WASHINGTON -- President Bush said Wednesday he was "troubled" by assertions of so-called "Constitutional" rights and the right to "pursue happiness", referring to legal decisions in Massachusetts and the Ninth Circuit and anti-censorship proclamations in various cities that could clear the way for happiness-pursuing. But he declined to say whether he is any closer to backing a Constitutional ban on the Constitution, whose authors he considers activists.
Referring to the rush of gay marriages in California and New York and the recent revival of anti-war protests, Bush said "I have watched carefully what's happening, despite that my annoyance with people who doubt my many contradictory motives for invading Iraq, and despite that gay people give me the willies, as they should to any red-blooded American man," Bush said. "I will continue to follow certain double-standards for the sake of exporting democracy and rooting out corruption in foreign lands, and I have consistently stated that I'll support law to protect marriage between a man and a woman. Obviously arch-Conservative personal tastes must prevail if we are to prevent people from following their opinions, personal pleasures, and harmless biological destinies."

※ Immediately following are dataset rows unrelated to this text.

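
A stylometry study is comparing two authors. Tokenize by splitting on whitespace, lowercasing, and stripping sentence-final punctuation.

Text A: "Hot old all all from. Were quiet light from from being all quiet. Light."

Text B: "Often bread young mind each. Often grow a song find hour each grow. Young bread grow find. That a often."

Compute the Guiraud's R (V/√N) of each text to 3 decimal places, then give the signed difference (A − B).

A: V=8, N=14, R=2.138
B: V=11, N=20, R=2.460
Difference = 2.138 − 2.460 = -0.322

-0.322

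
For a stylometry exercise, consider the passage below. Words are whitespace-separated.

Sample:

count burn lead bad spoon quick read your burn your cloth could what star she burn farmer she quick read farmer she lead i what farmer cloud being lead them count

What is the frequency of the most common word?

3

Frequencies: burn:3, lead:3, she:3, farmer:3, count:2, quick:2, read:2, your:2, what:2, bad:1, spoon:1, cloth:1, could:1, star:1, i:1, cloud:1, being:1, them:1
Most common: 'burn' with frequency 3.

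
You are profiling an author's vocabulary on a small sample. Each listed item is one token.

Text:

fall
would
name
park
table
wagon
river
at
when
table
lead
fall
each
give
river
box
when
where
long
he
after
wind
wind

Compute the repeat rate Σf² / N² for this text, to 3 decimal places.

0.062

Frequencies: fall:2, table:2, river:2, when:2, wind:2, would:1, name:1, park:1, wagon:1, at:1, lead:1, each:1, give:1, box:1, where:1, long:1, he:1, after:1
Σf² = 33; N² = 529
Repeat rate = 33 / 529 = 0.062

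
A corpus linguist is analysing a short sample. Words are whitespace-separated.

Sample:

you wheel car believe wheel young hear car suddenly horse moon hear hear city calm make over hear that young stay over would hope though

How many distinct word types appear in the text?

Distinct types: {believe, calm, car, city, hear, hope, horse, make, moon, over, stay, suddenly, that, though, wheel, would, you, young}
V = 18

18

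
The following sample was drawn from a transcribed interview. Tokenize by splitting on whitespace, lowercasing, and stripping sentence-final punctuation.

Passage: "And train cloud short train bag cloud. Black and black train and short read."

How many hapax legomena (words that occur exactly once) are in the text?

2

Frequencies: and:3, train:3, cloud:2, short:2, black:2, bag:1, read:1
Hapax (freq=1): bag, read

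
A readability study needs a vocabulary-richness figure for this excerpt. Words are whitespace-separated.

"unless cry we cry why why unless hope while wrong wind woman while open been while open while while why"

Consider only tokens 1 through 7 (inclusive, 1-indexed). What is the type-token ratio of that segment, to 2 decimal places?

Segment tokens 1–7: unless, cry, we, cry, why, why, unless
Segment N = 7, segment V = 4.
TTR = 4 / 7 = 0.57

0.57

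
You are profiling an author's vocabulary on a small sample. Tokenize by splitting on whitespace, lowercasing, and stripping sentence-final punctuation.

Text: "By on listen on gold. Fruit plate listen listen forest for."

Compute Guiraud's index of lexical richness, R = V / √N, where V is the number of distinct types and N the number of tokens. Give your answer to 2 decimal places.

2.41

N = 11, V = 8.
√N = 3.316625
R = 8 / 3.316625 = 2.41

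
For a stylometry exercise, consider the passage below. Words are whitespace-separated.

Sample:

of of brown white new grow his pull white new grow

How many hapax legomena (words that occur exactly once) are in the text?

Frequencies: of:2, white:2, new:2, grow:2, brown:1, his:1, pull:1
Hapax (freq=1): brown, his, pull

3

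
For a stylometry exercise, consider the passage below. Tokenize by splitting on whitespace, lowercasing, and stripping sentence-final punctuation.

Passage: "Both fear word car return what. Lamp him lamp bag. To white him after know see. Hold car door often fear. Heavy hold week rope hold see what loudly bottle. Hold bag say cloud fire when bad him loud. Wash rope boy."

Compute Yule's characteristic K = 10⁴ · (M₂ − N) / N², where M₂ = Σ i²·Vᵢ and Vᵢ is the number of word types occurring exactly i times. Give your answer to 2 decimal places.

Frequencies: hold:4, him:3, fear:2, car:2, what:2, lamp:2, bag:2, see:2, rope:2, both:1, word:1, return:1, to:1, white:1, after:1, know:1, door:1, often:1, heavy:1, week:1, … (10 more, each freq 1)
N = 42. Frequency spectrum: V_1=21, V_2=7, V_3=1, V_4=1
M₂ = 1²·21 + 2²·7 + 3²·1 + 4²·1 = 74
K = 10000 × (74 − 42) / 42² = 181.41

181.41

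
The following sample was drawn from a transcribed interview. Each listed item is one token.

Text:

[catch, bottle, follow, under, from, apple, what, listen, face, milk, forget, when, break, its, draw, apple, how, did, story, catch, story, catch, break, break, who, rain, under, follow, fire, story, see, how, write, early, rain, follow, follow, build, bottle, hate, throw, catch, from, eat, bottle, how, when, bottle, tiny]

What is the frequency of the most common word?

4

Frequencies: catch:4, bottle:4, follow:4, break:3, how:3, story:3, under:2, from:2, apple:2, when:2, rain:2, what:1, listen:1, face:1, milk:1, forget:1, its:1, draw:1, did:1, who:1, … (9 more, each freq 1)
Most common: 'catch' with frequency 4.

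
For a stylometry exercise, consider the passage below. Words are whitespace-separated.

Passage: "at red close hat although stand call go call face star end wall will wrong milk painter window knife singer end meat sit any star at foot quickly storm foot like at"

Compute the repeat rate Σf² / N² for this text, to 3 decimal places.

0.045

Frequencies: at:3, call:2, star:2, end:2, foot:2, red:1, close:1, hat:1, although:1, stand:1, go:1, face:1, wall:1, will:1, wrong:1, milk:1, painter:1, window:1, knife:1, singer:1, … (6 more, each freq 1)
Σf² = 46; N² = 1024
Repeat rate = 46 / 1024 = 0.045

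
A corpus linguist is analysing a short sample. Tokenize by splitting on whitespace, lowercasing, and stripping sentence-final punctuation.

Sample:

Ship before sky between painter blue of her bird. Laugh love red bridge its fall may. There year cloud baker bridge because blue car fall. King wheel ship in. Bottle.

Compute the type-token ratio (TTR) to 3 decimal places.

N = 30 tokens, V = 26 types.
TTR = V / N = 26 / 30 = 0.867

0.867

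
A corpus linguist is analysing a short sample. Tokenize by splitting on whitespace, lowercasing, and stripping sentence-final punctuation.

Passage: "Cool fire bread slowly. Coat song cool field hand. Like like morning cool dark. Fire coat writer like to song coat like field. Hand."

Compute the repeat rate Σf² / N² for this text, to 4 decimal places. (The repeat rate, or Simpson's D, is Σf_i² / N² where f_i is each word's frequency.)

Frequencies: like:4, cool:3, coat:3, fire:2, song:2, field:2, hand:2, bread:1, slowly:1, morning:1, dark:1, writer:1, to:1
Σf² = 56; N² = 576
Repeat rate = 56 / 576 = 0.0972

0.0972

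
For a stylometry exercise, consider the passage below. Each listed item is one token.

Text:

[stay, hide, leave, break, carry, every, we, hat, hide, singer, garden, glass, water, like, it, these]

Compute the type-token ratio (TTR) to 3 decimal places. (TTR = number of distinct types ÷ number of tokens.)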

"I am watching very carefully," he suspiciously reiterated, "but I'm troubled. Especially about the man-loving-another-man part."
"I strongly believe marriage should be defined as between a man and a woman, and that young children should be under the impression that our government mandates that they speak out loud every morning that our country is under God," he continued. "I am troubled by activist Founding Fathers who have established that the government should not endorse establishments of religion or supress free expression of opinions I don't agree with, and also by the activist Judiciary Branch that takes it upon themselves to support this Constitution. They sure made it hard to amend, that's for sure. It's almost like the authors didn't want people messing with it on a whim."
"People need to be involved in this decision," Bush said. "Federal common law ought to be interpreted and established by the people, not by educated justices with no political motivations whose job it apparently has been for 217 years. When was someone going to tell me this?"